The caucus will also expect a bit more of a show of contrition than Collins offered in her press conference the day after the election.
In that, she put the loss down to the adversity she faced rather than anything she had or had not done. Every leader must take some responsibility for a defeat, regardless of mitigating circumstances.
In short, National could not get traction on its promises, or its attacks. And it could not counter Labour's messages about National's lack of stability.
Collins and campaign chair Gerry Brownlee will come under the spotlight for that.
Brownlee, who will be stinging after losing his supposedly safe Ilam seat, is now considering his future.
But there is a case to be made for him staying in Parliament. Even his detractors see his experience as having value: not least in dealing with Speaker Trevor Mallard, who could easily push around a 35-strong team in a way he could not do with a 54-strong team.
Collins herself is unlikely to face any immediate challenge. That is not because of gratitude or a fondness for Collins, but rather out of self-interest by the potential contenders.
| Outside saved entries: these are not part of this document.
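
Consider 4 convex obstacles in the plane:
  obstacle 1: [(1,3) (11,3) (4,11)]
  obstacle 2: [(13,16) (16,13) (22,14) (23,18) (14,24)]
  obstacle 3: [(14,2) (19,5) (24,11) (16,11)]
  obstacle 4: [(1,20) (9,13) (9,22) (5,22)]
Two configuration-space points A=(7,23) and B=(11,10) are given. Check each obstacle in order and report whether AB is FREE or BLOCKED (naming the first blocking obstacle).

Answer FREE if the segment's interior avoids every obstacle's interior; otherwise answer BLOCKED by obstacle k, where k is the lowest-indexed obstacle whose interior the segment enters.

BLOCKED by obstacle 4

Obstacle 1 [(1,3) (11,3) (4,11)]:
  edge (1,3)–(11,3): clear
  edge (11,3)–(4,11): clear
  edge (4,11)–(1,3): clear
  midpoint (9,33/2) outside
  → clear
Obstacle 2 [(13,16) (16,13) (22,14) (23,18) (14,24)]:
  edge (13,16)–(16,13): clear
  edge (16,13)–(22,14): clear
  edge (22,14)–(23,18): clear
  edge (23,18)–(14,24): clear
  edge (14,24)–(13,16): clear
  midpoint (9,33/2) outside
  → clear
Obstacle 3 [(14,2) (19,5) (24,11) (16,11)]:
  edge (14,2)–(19,5): clear
  edge (19,5)–(24,11): clear
  edge (24,11)–(16,11): clear
  edge (16,11)–(14,2): clear
  midpoint (9,33/2) outside
  → clear
Obstacle 4 [(1,20) (9,13) (9,22) (5,22)]:
  edge (1,20)–(9,13): clear
  edge (9,13)–(9,22): crosses AB
  edge (9,22)–(5,22): crosses AB
  edge (5,22)–(1,20): clear
  → BLOCKED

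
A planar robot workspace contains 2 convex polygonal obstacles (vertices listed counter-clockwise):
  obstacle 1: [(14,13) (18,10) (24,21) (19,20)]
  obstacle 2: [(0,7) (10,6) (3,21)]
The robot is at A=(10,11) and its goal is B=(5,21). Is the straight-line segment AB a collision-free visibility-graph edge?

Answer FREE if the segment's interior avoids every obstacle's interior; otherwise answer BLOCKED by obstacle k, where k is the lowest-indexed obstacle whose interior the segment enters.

FREE

Obstacle 1 [(14,13) (18,10) (24,21) (19,20)]:
  edge (14,13)–(18,10): clear
  edge (18,10)–(24,21): clear
  edge (24,21)–(19,20): clear
  edge (19,20)–(14,13): clear
  midpoint (15/2,16) outside
  → clear
Obstacle 2 [(0,7) (10,6) (3,21)]:
  edge (0,7)–(10,6): clear
  edge (10,6)–(3,21): clear
  edge (3,21)–(0,7): clear
  midpoint (15/2,16) outside
  → clear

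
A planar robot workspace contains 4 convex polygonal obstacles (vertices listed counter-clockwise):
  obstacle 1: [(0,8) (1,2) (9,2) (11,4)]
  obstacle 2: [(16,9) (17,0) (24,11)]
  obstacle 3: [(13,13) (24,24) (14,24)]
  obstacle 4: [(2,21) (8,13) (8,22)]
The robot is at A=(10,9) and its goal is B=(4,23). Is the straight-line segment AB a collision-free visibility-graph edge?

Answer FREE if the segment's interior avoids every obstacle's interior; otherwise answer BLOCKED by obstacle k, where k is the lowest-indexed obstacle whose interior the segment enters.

Obstacle 1 [(0,8) (1,2) (9,2) (11,4)]:
  edge (0,8)–(1,2): clear
  edge (1,2)–(9,2): clear
  edge (9,2)–(11,4): clear
  edge (11,4)–(0,8): clear
  midpoint (7,16) outside
  → clear
Obstacle 2 [(16,9) (17,0) (24,11)]:
  edge (16,9)–(17,0): clear
  edge (17,0)–(24,11): clear
  edge (24,11)–(16,9): clear
  midpoint (7,16) outside
  → clear
Obstacle 3 [(13,13) (24,24) (14,24)]:
  edge (13,13)–(24,24): clear
  edge (24,24)–(14,24): clear
  edge (14,24)–(13,13): clear
  midpoint (7,16) outside
  → clear
Obstacle 4 [(2,21) (8,13) (8,22)]:
  edge (2,21)–(8,13): clear
  edge (8,13)–(8,22): crosses AB
  edge (8,22)–(2,21): crosses AB
  → BLOCKED

BLOCKED by obstacle 4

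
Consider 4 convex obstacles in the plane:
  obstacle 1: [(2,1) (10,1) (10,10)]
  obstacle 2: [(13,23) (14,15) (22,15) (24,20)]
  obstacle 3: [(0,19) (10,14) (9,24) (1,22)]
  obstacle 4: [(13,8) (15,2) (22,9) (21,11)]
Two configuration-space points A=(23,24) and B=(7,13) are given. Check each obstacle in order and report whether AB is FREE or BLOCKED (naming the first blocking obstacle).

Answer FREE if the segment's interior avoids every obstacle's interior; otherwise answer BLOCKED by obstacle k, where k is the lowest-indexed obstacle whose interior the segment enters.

BLOCKED by obstacle 2

Obstacle 1 [(2,1) (10,1) (10,10)]:
  edge (2,1)–(10,1): clear
  edge (10,1)–(10,10): clear
  edge (10,10)–(2,1): clear
  midpoint (15,37/2) outside
  → clear
Obstacle 2 [(13,23) (14,15) (22,15) (24,20)]:
  edge (13,23)–(14,15): crosses AB
  edge (14,15)–(22,15): clear
  edge (22,15)–(24,20): clear
  edge (24,20)–(13,23): crosses AB
  → BLOCKED
Obstacle 3 [(0,19) (10,14) (9,24) (1,22)]:
  edge (0,19)–(10,14): crosses AB
  edge (10,14)–(9,24): crosses AB
  edge (9,24)–(1,22): clear
  edge (1,22)–(0,19): clear
  → BLOCKED
Obstacle 4 [(13,8) (15,2) (22,9) (21,11)]:
  edge (13,8)–(15,2): clear
  edge (15,2)–(22,9): clear
  edge (22,9)–(21,11): clear
  edge (21,11)–(13,8): clear
  midpoint (15,37/2) outside
  → clear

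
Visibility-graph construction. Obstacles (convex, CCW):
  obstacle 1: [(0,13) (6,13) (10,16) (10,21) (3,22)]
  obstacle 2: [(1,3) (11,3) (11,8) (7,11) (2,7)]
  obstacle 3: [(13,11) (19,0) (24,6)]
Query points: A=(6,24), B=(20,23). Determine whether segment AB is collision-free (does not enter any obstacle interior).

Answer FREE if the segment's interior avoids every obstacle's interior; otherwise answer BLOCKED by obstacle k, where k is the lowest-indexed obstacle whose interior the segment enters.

FREE

Obstacle 1 [(0,13) (6,13) (10,16) (10,21) (3,22)]:
  edge (0,13)–(6,13): clear
  edge (6,13)–(10,16): clear
  edge (10,16)–(10,21): clear
  edge (10,21)–(3,22): clear
  edge (3,22)–(0,13): clear
  midpoint (13,47/2) outside
  → clear
Obstacle 2 [(1,3) (11,3) (11,8) (7,11) (2,7)]:
  edge (1,3)–(11,3): clear
  edge (11,3)–(11,8): clear
  edge (11,8)–(7,11): clear
  edge (7,11)–(2,7): clear
  edge (2,7)–(1,3): clear
  midpoint (13,47/2) outside
  → clear
Obstacle 3 [(13,11) (19,0) (24,6)]:
  edge (13,11)–(19,0): clear
  edge (19,0)–(24,6): clear
  edge (24,6)–(13,11): clear
  midpoint (13,47/2) outside
  → clear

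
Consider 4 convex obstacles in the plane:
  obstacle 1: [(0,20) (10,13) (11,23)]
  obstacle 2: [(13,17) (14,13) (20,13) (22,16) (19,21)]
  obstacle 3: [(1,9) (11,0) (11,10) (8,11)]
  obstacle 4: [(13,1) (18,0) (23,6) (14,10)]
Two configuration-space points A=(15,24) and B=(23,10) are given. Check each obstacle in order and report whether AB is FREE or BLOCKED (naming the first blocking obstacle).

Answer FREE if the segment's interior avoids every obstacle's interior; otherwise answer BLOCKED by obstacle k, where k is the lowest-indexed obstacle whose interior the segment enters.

Obstacle 1 [(0,20) (10,13) (11,23)]:
  edge (0,20)–(10,13): clear
  edge (10,13)–(11,23): clear
  edge (11,23)–(0,20): clear
  midpoint (19,17) outside
  → clear
Obstacle 2 [(13,17) (14,13) (20,13) (22,16) (19,21)]:
  edge (13,17)–(14,13): clear
  edge (14,13)–(20,13): clear
  edge (20,13)–(22,16): crosses AB
  edge (22,16)–(19,21): clear
  edge (19,21)–(13,17): crosses AB
  → BLOCKED
Obstacle 3 [(1,9) (11,0) (11,10) (8,11)]:
  edge (1,9)–(11,0): clear
  edge (11,0)–(11,10): clear
  edge (11,10)–(8,11): clear
  edge (8,11)–(1,9): clear
  midpoint (19,17) outside
  → clear
Obstacle 4 [(13,1) (18,0) (23,6) (14,10)]:
  edge (13,1)–(18,0): clear
  edge (18,0)–(23,6): clear
  edge (23,6)–(14,10): clear
  edge (14,10)–(13,1): clear
  midpoint (19,17) outside
  → clear

BLOCKED by obstacle 2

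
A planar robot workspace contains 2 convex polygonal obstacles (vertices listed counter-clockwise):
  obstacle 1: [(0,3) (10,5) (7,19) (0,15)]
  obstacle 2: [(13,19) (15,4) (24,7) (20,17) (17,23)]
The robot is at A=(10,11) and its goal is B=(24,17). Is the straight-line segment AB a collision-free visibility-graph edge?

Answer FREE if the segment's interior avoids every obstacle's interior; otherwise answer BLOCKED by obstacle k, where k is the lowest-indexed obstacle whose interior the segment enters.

Obstacle 1 [(0,3) (10,5) (7,19) (0,15)]:
  edge (0,3)–(10,5): clear
  edge (10,5)–(7,19): clear
  edge (7,19)–(0,15): clear
  edge (0,15)–(0,3): clear
  midpoint (17,14) outside
  → clear
Obstacle 2 [(13,19) (15,4) (24,7) (20,17) (17,23)]:
  edge (13,19)–(15,4): crosses AB
  edge (15,4)–(24,7): clear
  edge (24,7)–(20,17): crosses AB
  edge (20,17)–(17,23): clear
  edge (17,23)–(13,19): clear
  → BLOCKED

BLOCKED by obstacle 2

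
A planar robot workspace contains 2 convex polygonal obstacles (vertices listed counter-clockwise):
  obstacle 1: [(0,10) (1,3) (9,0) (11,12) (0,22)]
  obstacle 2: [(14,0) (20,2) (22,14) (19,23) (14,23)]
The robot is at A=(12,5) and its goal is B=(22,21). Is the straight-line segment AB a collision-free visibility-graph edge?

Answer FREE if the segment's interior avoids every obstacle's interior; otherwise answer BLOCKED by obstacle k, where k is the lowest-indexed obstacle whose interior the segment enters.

Obstacle 1 [(0,10) (1,3) (9,0) (11,12) (0,22)]:
  edge (0,10)–(1,3): clear
  edge (1,3)–(9,0): clear
  edge (9,0)–(11,12): clear
  edge (11,12)–(0,22): clear
  edge (0,22)–(0,10): clear
  midpoint (17,13) outside
  → clear
Obstacle 2 [(14,0) (20,2) (22,14) (19,23) (14,23)]:
  edge (14,0)–(20,2): clear
  edge (20,2)–(22,14): clear
  edge (22,14)–(19,23): crosses AB
  edge (19,23)–(14,23): clear
  edge (14,23)–(14,0): crosses AB
  → BLOCKED

BLOCKED by obstacle 2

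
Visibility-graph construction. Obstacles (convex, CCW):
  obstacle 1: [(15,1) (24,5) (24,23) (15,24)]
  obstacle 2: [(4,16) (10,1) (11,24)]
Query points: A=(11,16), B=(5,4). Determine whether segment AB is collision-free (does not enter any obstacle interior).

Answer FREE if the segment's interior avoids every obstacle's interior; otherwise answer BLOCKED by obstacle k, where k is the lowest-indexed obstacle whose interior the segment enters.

Obstacle 1 [(15,1) (24,5) (24,23) (15,24)]:
  edge (15,1)–(24,5): clear
  edge (24,5)–(24,23): clear
  edge (24,23)–(15,24): clear
  edge (15,24)–(15,1): clear
  midpoint (8,10) outside
  → clear
Obstacle 2 [(4,16) (10,1) (11,24)]:
  edge (4,16)–(10,1): crosses AB
  edge (10,1)–(11,24): crosses AB
  edge (11,24)–(4,16): clear
  → BLOCKED

BLOCKED by obstacle 2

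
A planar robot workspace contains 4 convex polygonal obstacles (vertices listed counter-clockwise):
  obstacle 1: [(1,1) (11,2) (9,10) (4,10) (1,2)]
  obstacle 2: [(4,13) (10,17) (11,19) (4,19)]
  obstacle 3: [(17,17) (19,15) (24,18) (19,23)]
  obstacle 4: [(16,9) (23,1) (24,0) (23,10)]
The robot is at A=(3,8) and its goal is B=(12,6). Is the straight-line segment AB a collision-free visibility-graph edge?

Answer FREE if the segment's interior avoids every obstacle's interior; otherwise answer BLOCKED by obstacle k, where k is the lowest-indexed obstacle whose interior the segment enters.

BLOCKED by obstacle 1

Obstacle 1 [(1,1) (11,2) (9,10) (4,10) (1,2)]:
  edge (1,1)–(11,2): clear
  edge (11,2)–(9,10): crosses AB
  edge (9,10)–(4,10): clear
  edge (4,10)–(1,2): crosses AB
  edge (1,2)–(1,1): clear
  → BLOCKED
Obstacle 2 [(4,13) (10,17) (11,19) (4,19)]:
  edge (4,13)–(10,17): clear
  edge (10,17)–(11,19): clear
  edge (11,19)–(4,19): clear
  edge (4,19)–(4,13): clear
  midpoint (15/2,7) outside
  → clear
Obstacle 3 [(17,17) (19,15) (24,18) (19,23)]:
  edge (17,17)–(19,15): clear
  edge (19,15)–(24,18): clear
  edge (24,18)–(19,23): clear
  edge (19,23)–(17,17): clear
  midpoint (15/2,7) outside
  → clear
Obstacle 4 [(16,9) (23,1) (24,0) (23,10)]:
  edge (16,9)–(23,1): clear
  edge (23,1)–(24,0): clear
  edge (24,0)–(23,10): clear
  edge (23,10)–(16,9): clear
  midpoint (15/2,7) outside
  → clear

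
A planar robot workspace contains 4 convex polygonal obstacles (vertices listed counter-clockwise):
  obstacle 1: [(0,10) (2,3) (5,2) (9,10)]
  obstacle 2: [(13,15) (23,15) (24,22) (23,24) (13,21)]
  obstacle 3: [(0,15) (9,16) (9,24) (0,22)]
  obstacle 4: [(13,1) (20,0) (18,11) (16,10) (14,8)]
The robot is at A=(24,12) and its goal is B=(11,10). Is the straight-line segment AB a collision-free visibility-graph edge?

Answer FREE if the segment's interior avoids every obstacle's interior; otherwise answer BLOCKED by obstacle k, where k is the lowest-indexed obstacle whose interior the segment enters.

FREE

Obstacle 1 [(0,10) (2,3) (5,2) (9,10)]:
  edge (0,10)–(2,3): clear
  edge (2,3)–(5,2): clear
  edge (5,2)–(9,10): clear
  edge (9,10)–(0,10): clear
  midpoint (35/2,11) outside
  → clear
Obstacle 2 [(13,15) (23,15) (24,22) (23,24) (13,21)]:
  edge (13,15)–(23,15): clear
  edge (23,15)–(24,22): clear
  edge (24,22)–(23,24): clear
  edge (23,24)–(13,21): clear
  edge (13,21)–(13,15): clear
  midpoint (35/2,11) outside
  → clear
Obstacle 3 [(0,15) (9,16) (9,24) (0,22)]:
  edge (0,15)–(9,16): clear
  edge (9,16)–(9,24): clear
  edge (9,24)–(0,22): clear
  edge (0,22)–(0,15): clear
  midpoint (35/2,11) outside
  → clear
Obstacle 4 [(13,1) (20,0) (18,11) (16,10) (14,8)]:
  edge (13,1)–(20,0): clear
  edge (20,0)–(18,11): clear
  edge (18,11)–(16,10): clear
  edge (16,10)–(14,8): clear
  edge (14,8)–(13,1): clear
  midpoint (35/2,11) outside
  → clear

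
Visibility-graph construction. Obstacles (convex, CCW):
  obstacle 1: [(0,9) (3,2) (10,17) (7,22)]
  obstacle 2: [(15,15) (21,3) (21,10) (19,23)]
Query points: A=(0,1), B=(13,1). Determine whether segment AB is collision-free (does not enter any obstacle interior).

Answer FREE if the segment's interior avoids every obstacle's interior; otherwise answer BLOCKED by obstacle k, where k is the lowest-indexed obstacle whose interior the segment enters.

Obstacle 1 [(0,9) (3,2) (10,17) (7,22)]:
  edge (0,9)–(3,2): clear
  edge (3,2)–(10,17): clear
  edge (10,17)–(7,22): clear
  edge (7,22)–(0,9): clear
  midpoint (13/2,1) outside
  → clear
Obstacle 2 [(15,15) (21,3) (21,10) (19,23)]:
  edge (15,15)–(21,3): clear
  edge (21,3)–(21,10): clear
  edge (21,10)–(19,23): clear
  edge (19,23)–(15,15): clear
  midpoint (13/2,1) outside
  → clear

FREE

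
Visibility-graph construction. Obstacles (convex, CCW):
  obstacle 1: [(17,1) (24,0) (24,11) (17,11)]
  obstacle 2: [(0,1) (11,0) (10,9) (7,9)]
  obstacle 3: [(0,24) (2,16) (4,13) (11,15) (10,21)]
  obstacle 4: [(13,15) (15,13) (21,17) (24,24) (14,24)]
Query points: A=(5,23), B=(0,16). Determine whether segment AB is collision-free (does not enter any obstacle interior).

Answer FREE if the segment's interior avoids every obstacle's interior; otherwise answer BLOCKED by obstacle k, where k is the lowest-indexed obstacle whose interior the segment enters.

BLOCKED by obstacle 3

Obstacle 1 [(17,1) (24,0) (24,11) (17,11)]:
  edge (17,1)–(24,0): clear
  edge (24,0)–(24,11): clear
  edge (24,11)–(17,11): clear
  edge (17,11)–(17,1): clear
  midpoint (5/2,39/2) outside
  → clear
Obstacle 2 [(0,1) (11,0) (10,9) (7,9)]:
  edge (0,1)–(11,0): clear
  edge (11,0)–(10,9): clear
  edge (10,9)–(7,9): clear
  edge (7,9)–(0,1): clear
  midpoint (5/2,39/2) outside
  → clear
Obstacle 3 [(0,24) (2,16) (4,13) (11,15) (10,21)]:
  edge (0,24)–(2,16): crosses AB
  edge (2,16)–(4,13): clear
  edge (4,13)–(11,15): clear
  edge (11,15)–(10,21): clear
  edge (10,21)–(0,24): crosses AB
  → BLOCKED
Obstacle 4 [(13,15) (15,13) (21,17) (24,24) (14,24)]:
  edge (13,15)–(15,13): clear
  edge (15,13)–(21,17): clear
  edge (21,17)–(24,24): clear
  edge (24,24)–(14,24): clear
  edge (14,24)–(13,15): clear
  midpoint (5/2,39/2) outside
  → clear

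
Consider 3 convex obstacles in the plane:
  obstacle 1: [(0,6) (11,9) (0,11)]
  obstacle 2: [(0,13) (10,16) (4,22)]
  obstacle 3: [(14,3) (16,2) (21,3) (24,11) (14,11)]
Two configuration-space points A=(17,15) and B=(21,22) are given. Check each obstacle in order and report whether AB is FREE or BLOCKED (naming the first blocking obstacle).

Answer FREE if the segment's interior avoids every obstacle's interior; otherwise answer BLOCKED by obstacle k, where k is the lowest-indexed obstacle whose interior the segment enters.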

Ardern's historic result will inevitably result in a honeymoon period. Far better to bide one's time until some things start to resemble custard.
National's "review" will not be pleasant, and no new leader would want to deal with the fallout from it.
As one MP said "nobody would want [the job]. Let them stew in their own juices for a while."
But there are potential contenders waiting and watching.
In the last two days, Simon Bridges and Mark Mitchell have both ruled out a challenge – but such promises have flexible expiration dates.
Christopher Luxon will be in the frame at some future point. Nicola Willis and Chris Bishop could also be starting to consider their futures.
2023 will remain a massive challenge for National. But there is some hope for it in the Cunliffe comparison – and Ardern will also have that in her mind.
In 2014, Labour went back into Parliament with just 32 MPs. Three years and two leaders later, Jacinda Ardern became Prime Minister.